O presidente Lula, depois de pensar durante quatro
dias inteiros, chegou à conclusão de que estava “assustado” com um dos seus
grandes modelos de virtude política, o amigo, parceiro e ditador Nicolás
Maduro. Não era para menos. Maduro, num dos destampatórios mais neuróticos que
já conseguiu produzir em cima de um palanque, ameaçou com todas as letras “um
banho de sangue” e “uma guerra civil”, pelo menos, se não ganhar as eleições do
próximo domingo na Venezuela. Quem poderia imaginar uma coisa dessas, não é
mesmo?
Lula e o PT-PSOL, há pelo menos dez anos, são
possivelmente as maiores macacas de auditório que Maduro tem no mundo. O
problema da Venezuela, segundo Lula, é ter “democracia demais”. Os crimes, a
fome e a calamidade sem precedentes que o ditador provocou na Venezuela são
culpa, de acordo com Lula e o seu profeta diplomático Celso Amorim, do
“bloqueio econômico” aplicado pelos Estados Unidos. Como ele vai, agora, fazer
uma coisa dessas e deixar os amigos com a brocha na mão?

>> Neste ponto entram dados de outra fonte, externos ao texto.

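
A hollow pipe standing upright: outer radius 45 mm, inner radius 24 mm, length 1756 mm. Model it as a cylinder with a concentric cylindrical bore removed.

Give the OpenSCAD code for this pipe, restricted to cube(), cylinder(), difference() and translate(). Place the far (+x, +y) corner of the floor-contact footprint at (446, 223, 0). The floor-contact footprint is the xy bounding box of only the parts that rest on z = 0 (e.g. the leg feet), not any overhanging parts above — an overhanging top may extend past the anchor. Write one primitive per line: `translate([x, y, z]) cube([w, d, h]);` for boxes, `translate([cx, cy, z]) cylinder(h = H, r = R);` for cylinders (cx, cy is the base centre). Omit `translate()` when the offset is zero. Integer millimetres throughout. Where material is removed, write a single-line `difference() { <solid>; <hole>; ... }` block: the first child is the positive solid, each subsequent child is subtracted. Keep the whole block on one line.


difference() { translate([401, 178, 0]) cylinder(h = 1756, r = 45); translate([401, 178, 0]) cylinder(h = 1756, r = 24); }


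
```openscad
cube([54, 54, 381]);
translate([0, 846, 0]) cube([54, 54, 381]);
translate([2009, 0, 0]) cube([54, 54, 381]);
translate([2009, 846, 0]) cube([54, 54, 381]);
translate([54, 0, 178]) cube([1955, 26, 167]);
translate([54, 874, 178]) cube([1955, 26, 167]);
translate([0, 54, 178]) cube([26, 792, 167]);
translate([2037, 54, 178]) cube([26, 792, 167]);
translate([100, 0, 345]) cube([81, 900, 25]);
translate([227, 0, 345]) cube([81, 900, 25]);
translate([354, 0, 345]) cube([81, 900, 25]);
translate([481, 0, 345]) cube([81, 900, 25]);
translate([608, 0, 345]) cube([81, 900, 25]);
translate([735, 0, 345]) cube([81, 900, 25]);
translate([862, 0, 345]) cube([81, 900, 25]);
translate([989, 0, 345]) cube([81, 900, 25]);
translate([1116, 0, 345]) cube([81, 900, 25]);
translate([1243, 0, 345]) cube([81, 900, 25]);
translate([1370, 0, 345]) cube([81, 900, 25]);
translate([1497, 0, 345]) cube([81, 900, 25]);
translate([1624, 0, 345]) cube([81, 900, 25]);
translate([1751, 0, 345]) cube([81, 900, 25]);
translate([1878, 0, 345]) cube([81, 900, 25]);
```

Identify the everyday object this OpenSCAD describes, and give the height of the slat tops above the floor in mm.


A bed frame. The slat-top height is 370 mm.

Four posts, four rails, and a row of slats — a bed frame. Slats sit on the rails at z = 178 + 167 = 345; with slat thickness 25, the top is 370 mm.


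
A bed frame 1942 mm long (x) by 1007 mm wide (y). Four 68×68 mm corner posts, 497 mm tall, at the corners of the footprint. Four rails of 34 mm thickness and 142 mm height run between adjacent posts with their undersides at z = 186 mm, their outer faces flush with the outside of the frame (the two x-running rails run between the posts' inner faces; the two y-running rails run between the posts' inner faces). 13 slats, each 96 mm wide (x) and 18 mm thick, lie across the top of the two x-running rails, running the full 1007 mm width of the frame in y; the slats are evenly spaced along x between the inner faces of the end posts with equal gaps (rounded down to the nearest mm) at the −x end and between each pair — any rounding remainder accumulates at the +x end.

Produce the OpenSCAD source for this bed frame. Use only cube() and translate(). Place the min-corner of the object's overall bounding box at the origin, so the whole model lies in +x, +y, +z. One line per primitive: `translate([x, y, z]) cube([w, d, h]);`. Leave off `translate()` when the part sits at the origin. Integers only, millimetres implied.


cube([68, 68, 497]);
translate([0, 939, 0]) cube([68, 68, 497]);
translate([1874, 0, 0]) cube([68, 68, 497]);
translate([1874, 939, 0]) cube([68, 68, 497]);
translate([68, 0, 186]) cube([1806, 34, 142]);
translate([68, 973, 186]) cube([1806, 34, 142]);
translate([0, 68, 186]) cube([34, 871, 142]);
translate([1908, 68, 186]) cube([34, 871, 142]);
translate([107, 0, 328]) cube([96, 1007, 18]);
translate([242, 0, 328]) cube([96, 1007, 18]);
translate([377, 0, 328]) cube([96, 1007, 18]);
translate([512, 0, 328]) cube([96, 1007, 18]);
translate([647, 0, 328]) cube([96, 1007, 18]);
translate([782, 0, 328]) cube([96, 1007, 18]);
translate([917, 0, 328]) cube([96, 1007, 18]);
translate([1052, 0, 328]) cube([96, 1007, 18]);
translate([1187, 0, 328]) cube([96, 1007, 18]);
translate([1322, 0, 328]) cube([96, 1007, 18]);
translate([1457, 0, 328]) cube([96, 1007, 18]);
translate([1592, 0, 328]) cube([96, 1007, 18]);
translate([1727, 0, 328]) cube([96, 1007, 18]);


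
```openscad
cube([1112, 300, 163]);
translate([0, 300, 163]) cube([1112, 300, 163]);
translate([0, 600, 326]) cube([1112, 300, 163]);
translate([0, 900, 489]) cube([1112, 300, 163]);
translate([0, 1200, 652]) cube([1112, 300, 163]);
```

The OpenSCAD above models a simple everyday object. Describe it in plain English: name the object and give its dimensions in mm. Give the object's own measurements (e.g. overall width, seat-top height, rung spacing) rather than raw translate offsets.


A straight staircase of 5 solid steps. Each step is 1112 mm wide (x), 300 mm deep (y, the going) and 163 mm tall (the rise). The first step rests on the floor; each subsequent step sits one going further in +y and one rise higher in +z, directly behind and above the previous step with no overlap.


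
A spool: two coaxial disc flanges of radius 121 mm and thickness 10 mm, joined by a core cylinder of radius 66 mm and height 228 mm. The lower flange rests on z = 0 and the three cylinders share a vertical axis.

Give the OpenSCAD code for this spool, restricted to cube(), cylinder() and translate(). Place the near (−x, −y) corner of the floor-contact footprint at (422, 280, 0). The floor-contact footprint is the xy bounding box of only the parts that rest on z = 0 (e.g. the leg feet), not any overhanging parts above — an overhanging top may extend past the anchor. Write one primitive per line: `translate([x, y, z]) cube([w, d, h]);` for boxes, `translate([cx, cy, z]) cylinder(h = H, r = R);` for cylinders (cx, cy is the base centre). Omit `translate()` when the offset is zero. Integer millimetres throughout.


translate([543, 401, 0]) cylinder(h = 10, r = 121);
translate([543, 401, 10]) cylinder(h = 228, r = 66);
translate([543, 401, 238]) cylinder(h = 10, r = 121);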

No Brasil de hoje, quando Maduro e Lula se
desentendem, um dos dois está traindo o outro – ou ambos estão conseguindo se
trair ao mesmo tempo.
Maduro tornou-se a pior humilhação que Lula já teve em
sua ideia fixa de ser um “líder mundial”. Foi recebido no Brasil com tapete
vermelho, quando está com a cabeça a prêmio no resto do mundo por tráfico
internacional de drogas. Fez dívidas que não paga e que Lula não cobra. É
furiosamente bajulado pelos magnatas do governo. Mas justo agora, quando Lula
está se submetendo aos papéis mais sórdidos para sustentar que a Venezuela é
uma linda democracia, seu amigo vem e lhe faz uma crocodilagem dessas, com a história
do “banho de sangue”.
Ficou difícil até para Lula – que apoia as prisões
políticas, a tortura, a censura, a miséria e todas as desgraças que o seu
aliado comanda na Venezuela, mas não tem coragem para lhe dar a mão na hora em
que ele sobe no trampolim para poluir a piscina, em vez de disfarçar ficando na
água. O resultado é essa palhaçada que está aí. No começo Lula se escondeu –
não falou nada sobre o surto de Maduro. Depois achou que seria pior ficar
quieto, e resolveu se declarar “assustado” com as ameaças. Levou um contravapor
em regra do tirano – e agora está aí feito um tonto, sem ter ideia do que
fazer.
Maduro não perdeu tempo para enviar seu cala-boca a
Lula. Disse que se ele estava assustado, devia tomar um chá de camomila e não
encher mais a paciência. Pior: disse que o sistema eleitoral do Brasil não
permite a auditoria dos votos, ou seja, é uma fraude geral. Foi um momento de
puro horror. Quer dizer que Maduro, o herói de Lula, do PT e do Itamaraty, está
dizendo a mesma coisa que Bolsonaro disse – e pela qual foi declarado
inelegível pelo TSE até 2030?
Sim, quer dizer isso mesmo, e aí o presidente da
República, o TSE do ministro Alexandre de Moraes e a “suprema corte” (que
considera como “golpe de direita” qualquer crítica às suas preciosas urnas),
ficam vendidos e mal pagos. No pânico, o TSE suspendeu o envio à Venezuela dos
dois “observadores” que iriam lá para validar a fraude maciça que têm sido
essas eleições – duas candidatas da oposição proibidas de concorrer, prisão de
opositores, censura, sabotagem aos votos dos 4,5 milhões de eleitores venezuelanos
que tiveram de se exilar do seu país, cédulas de votação em que o nome de
Maduro aparece treze vezes, e por aí afora.
O ditador proibiu a presença de fiscais independentes
nas eleições; estava pronto para dizer que os observadores do TSE iam atestar a
honestidade do processo, junto com o MST, o Black Lives Matter, o Hamas, os
aiatolás do Irã e outros paradigmas da democracia mundial. Vai ter agora de
fazer a sua fraude sem a colaboração direta e oficial do governo do Brasil – ou
apenas com o aval do ministro-de-fato Celso Amorim.
Dizia-se, num Brasil que há longo tempo não existe
mais, que quando pobre comia galinha um dos dois estava doente. No Brasil de
hoje, quando Maduro e Lula se desentendem, um dos dois está traindo o outro –
ou, mais provavelmente, ambos estão conseguindo se trair ao mesmo tempo.